We krijgen zicht op hoe we ons via netwerken verhouden tot elkaar en tot de grotere samenleving. Hiermee rusten we onszelf en elkaar toe om op juiste wijze aan de slag te gaan met de complexe opgaven waar wij voor staan. Enkel wanneer er een gevoelen is dat we netwerken op zo’n wijze inzetten dat ze bijdragen aan behoorlijk bestuur in plaats van hier afbreuk aan doen, is het mogelijk om alle andere uitdagingen rondom klimaat, stikstof, woningbouw, personeelstekorten, asielopvang en armoede het hoofd te bieden.
Netwerkintegriteit
Netwerkintegriteit als voorwaarde voor behoorlijk bestuur. Het vraagt om een ander perspectief. Het perspectief van collectief eigenaarschap. We moeten ons realiseren dat we gezamenlijk verantwoordelijk zijn voor het zorgdragen dat netwerken sociaal kapitaal blijven. Hierbij moeten structuur en cultuur hand in hand gaan. Gedragscodes, integriteitstrainingen, vertrouwenspersonen; allemaal bedoeld om de integriteit van de organisatie te realiseren. Netwerken houden zich niet aan de fysieke grenzen van zo’n organisatie. Het is daarom zaak in alle geschreven en mondelinge uitingen van integriteit aandacht te besteden aan de invloedsfeer waarin we ons allemaal ophouden: netwerken. Op die manier gaat het bewustzijn verder en wordt het beleid bruikbaar.

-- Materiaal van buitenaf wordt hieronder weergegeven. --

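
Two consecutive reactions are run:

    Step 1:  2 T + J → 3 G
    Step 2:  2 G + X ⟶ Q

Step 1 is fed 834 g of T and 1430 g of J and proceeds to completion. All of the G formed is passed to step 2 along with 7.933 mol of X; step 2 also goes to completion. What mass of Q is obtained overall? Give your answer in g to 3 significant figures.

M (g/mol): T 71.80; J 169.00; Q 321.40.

Step 1:
n(T) = 834.0 / 71.80 = 11.62 mol
n(J) = 1430 / 169.00 = 8.462 mol
n/ν for T = 11.62/2 = 5.810
n/ν for J = 8.462/1 = 8.462
Smallest n/ν is T → limiting reagent.
n(G) produced = (3/2) × 11.62 = 17.43 mol
Step 2:
n(G) available = 17.43 mol
n(X) = 7.933 mol
n/ν for G = 17.43/2 = 8.715
n/ν for X = 7.933/1 = 7.933
Smallest n/ν is X → limiting reagent.
n(Q) = (1/1) × 7.933 = 7.933 mol
mass = 7.933 × 321.40 = 2550 g

2550 g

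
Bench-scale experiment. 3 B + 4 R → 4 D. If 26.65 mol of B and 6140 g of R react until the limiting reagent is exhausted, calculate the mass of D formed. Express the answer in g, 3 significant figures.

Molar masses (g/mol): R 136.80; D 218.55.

n(B) = 26.65 mol
n(R) = 6140 / 136.80 = 44.88 mol
n/ν → B: 8.883, R: 11.22; B is limiting.
n(D) = (4/3) × 26.65 = 35.53 mol
mass = 35.53 × 218.55 = 7765 g

7770 g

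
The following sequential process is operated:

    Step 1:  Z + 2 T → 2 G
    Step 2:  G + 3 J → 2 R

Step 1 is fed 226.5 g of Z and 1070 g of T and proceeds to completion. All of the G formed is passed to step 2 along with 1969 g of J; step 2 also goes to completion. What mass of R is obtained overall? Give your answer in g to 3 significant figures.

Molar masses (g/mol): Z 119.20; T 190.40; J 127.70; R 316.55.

Step 1:
n(Z) = 226.5 / 119.20 = 1.900 mol
n(T) = 1070 / 190.40 = 5.620 mol
n/ν → Z: 1.900, T: 2.810; Z is limiting.
n(G) produced = (2/1) × 1.900 = 3.800 mol
Step 2:
n(G) available = 3.800 mol
n(J) = 1969 / 127.70 = 15.42 mol
n/ν → G: 3.800, J: 5.140; G is limiting.
n(R) = (2/1) × 3.800 = 7.600 mol
mass = 7.600 × 316.55 = 2406 g

2410 g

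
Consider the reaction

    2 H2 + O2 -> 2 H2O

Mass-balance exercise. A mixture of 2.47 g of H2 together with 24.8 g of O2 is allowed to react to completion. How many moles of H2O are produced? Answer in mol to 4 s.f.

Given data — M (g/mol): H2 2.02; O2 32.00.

1.223 mol

n(H2) = 2.470 / 2.02 = 1.223 mol
n(O2) = 24.80 / 32.00 = 0.7750 mol
n/ν for H2 = 1.223/2 = 0.6115
n/ν for O2 = 0.7750/1 = 0.7750
Smallest n/ν is H2 → limiting reagent.
n(H2O) = (2/2) × 1.223 = 1.223 mol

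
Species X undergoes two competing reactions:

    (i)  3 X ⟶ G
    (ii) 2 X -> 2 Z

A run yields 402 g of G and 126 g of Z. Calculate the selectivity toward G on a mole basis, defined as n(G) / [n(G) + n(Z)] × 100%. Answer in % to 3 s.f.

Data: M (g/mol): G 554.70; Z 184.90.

51.5 %

n(G) = 402 / 554.70 = 0.7247 mol
n(Z) = 126 / 184.90 = 0.6814 mol
selectivity = 0.7247/(0.7247+0.6814) × 100 = 51.54 %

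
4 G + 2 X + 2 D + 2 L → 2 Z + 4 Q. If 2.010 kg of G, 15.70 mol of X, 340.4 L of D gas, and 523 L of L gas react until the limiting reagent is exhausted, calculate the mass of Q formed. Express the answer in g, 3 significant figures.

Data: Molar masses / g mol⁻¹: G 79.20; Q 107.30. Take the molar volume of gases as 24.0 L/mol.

n(G) = 2.010×1000 / 79.20 = 25.38 mol
n(X) = 15.70 mol
n(D) = 340.4 / 24.0 = 14.18 mol
n(L) = 523.0 / 24.0 = 21.79 mol
n/ν for G = 25.38/4 = 6.345
n/ν for X = 15.70/2 = 7.850
n/ν for D = 14.18/2 = 7.090
n/ν for L = 21.79/2 = 10.90
Smallest n/ν is G → limiting reagent.
n(Q) = (4/4) × 25.38 = 25.38 mol
mass = 25.38 × 107.30 = 2723 g

2720 g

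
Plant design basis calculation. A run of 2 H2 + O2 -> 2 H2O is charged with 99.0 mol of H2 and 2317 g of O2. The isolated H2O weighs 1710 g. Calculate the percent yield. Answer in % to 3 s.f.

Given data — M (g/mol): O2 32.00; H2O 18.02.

n(H2) = 99.00 mol
n(O2) = 2317 / 32.00 = 72.41 mol
n/ν for H2 = 99.00/2 = 49.50
n/ν for O2 = 72.41/1 = 72.41
Smallest n/ν is H2 → limiting reagent.
theoretical n(H2O) = (2/2) × 99.00 = 99.00 mol → 1784 g
% yield = 1710 / 1784 × 100 = 95.85 %

95.9 %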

Speciale aandacht moet hierbij uitgaan naar het belang van ethisch leiderschap. De ‘tone from the top’ is bepalend voor de organisatiecultuur. Wanneer leidinggevenden vaker het gesprek aangaan over de rol van relaties en connecties, maar ook aangeven hoe zij zelf keuzes maken door bepaalde netwerken op te zoeken of er juist verre van te blijven, zal het makkelijker zijn om elders in de organisatie dit bewustzijn te voeden. Moresprudentie helpt bij het vertalen van netwerkdenken naar de praktijk. In plaats van tastbare en concrete morele dilemma’s, is het zaak om realistische complexe casuïstiek uit de eigen beroepspraktijk te verzamen en dit groepsgewijs te bespreken. Door in te gaan op de aanwezigheid van of het ontbreken van bepaalde netwerken en de bijbehorende belangen te onderkennen, wordt gewerkt aan een gedeeld moreel kompas. Het op zo’n wijze ontwikkelen van een individueel en een gezamenlijk kompas helpt in het oplossen van de casus die op tafel ligt, maar biedt ook richtingwijzers voor toekomstige vraagstukken en voorkomt dat zij escaleren.
Als de grote integriteitskwesties van het laatste decennium iets duidelijk hebben gemaakt, dan is het wel dat integriteit zelden als een concreet moreel dilemma tot ons komt. Het is pas achteraf dat we zien van welk groter geheel we deel hebben uitgemaakt, welk radertje we waren.
Tot besluit
Dit essay is een aanzet om op een andere manier naar behoorlijk bestuur en integriteit te kijken. Jarenlange aandacht voor beide thema’s hebben veel waardevolle inzichten opgeleverd maar gaan tegelijkertijd te veel uit van integriteit als iets wat van onszelf is: de persoonlijke integriteit. Het huidige tijdsgewricht maakt duidelijk dat we op zoek zijn naar een gedeelde opvatting over de rol die sociale netwerken en collectief gedrag spelen in onze samenleving. Netwerkvorming is van alle tijden maar de mate van legitimering is sinds de ontzuiling diffuser geworden. Verder onderzoek zal moeten uitwijzen of wij als mens in staat zijn om ons netwerkbewustzijn verder te ontwikkelen.